Although the government released some prisoners, the U.N. high commissioner for human rights in early April called for the release of all political detainees at risk because of covid-19.

“Those being detained for expression of critical or dissenting views, protected by international human rights law, should be released immediately,” it said later that month.

Of the roughly 2,500 people held in Jau prison, about 1,440, or nearly 60 percent, are being held for political charges, said Al Wadaei. Some have been there since the Arab Spring uprising in 2011, when Bahrain’s government, backed by neighboring Saudi Arabia, violently cracked down on pro-democracy and anti-sectarianism protests. Others were imprisoned in subsequent waves of political crackdowns, said Al Wadaei.

“They did not commit any crime,” he said. “Their only crime is calling for democracy in the country.”

Barakat was sentenced to life in prison along with 53 others in a mass trial in 2018. He was accused at the time of being part of a terrorist cell of an obscure militant group. He was stripped of his citizenship, a move criticized by the U.N. Working Group on Arbitrary Detention, although it was later reinstated.

A day before Barakat died, Al Wadaei estimated that 60 percent of the roughly 250 prisoners in Barakat’s building at Jau prison had been infected with the coronavirus.

Bahrain is a key U.S. ally in the Persian Gulf. It hosts the U.S. Navy’s 5th Fleet and is aligned with the United States and Saudi Arabia against Iran’s regional ambitions.

Al Wadaei said the Biden administration should take “firmer language” against Bahrain and demand that “those individuals must be released.”

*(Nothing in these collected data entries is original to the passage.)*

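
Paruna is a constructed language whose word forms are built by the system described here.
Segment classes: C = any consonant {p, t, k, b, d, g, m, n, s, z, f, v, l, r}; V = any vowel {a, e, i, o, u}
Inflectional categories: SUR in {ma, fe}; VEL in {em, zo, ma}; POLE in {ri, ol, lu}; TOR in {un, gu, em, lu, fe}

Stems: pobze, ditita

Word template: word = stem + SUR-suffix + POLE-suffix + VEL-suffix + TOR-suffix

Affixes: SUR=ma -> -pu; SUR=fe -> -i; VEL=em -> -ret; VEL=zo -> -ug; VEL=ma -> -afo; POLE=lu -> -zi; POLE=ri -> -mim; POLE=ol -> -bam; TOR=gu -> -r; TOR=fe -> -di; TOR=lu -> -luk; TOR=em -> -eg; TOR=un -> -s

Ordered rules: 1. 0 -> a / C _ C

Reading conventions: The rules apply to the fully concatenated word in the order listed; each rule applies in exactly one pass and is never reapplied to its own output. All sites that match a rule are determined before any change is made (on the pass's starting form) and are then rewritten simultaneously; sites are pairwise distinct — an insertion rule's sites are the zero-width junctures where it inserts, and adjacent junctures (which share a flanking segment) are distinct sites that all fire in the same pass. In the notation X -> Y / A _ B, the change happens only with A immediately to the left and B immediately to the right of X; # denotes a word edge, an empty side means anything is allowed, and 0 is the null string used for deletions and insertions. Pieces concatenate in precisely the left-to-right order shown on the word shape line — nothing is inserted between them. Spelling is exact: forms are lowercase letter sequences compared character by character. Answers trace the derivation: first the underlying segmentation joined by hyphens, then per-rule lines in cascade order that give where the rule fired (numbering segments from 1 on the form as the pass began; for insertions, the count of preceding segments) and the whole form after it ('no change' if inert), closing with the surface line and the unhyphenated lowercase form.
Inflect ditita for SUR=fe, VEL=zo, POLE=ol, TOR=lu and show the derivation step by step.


underlying: ditita-i-bam-ug-luk
1. 0 -> a / C _ C: inserts after position(s) 12: dititaibamugaluk
surface: dititaibamugaluk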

Bahrain’s government has insisted that inmates are safe inside prisons.

“Bahrain’s comprehensive Covid-19 response has not stopped at the gates of prison facilities, all inmates are eligible for vaccination at no cost, and in line with WHO guidelines any inmate who falls ill has the same free access to treatment and care as any other citizen or resident in the Kingdom,” the spokesperson said in the email.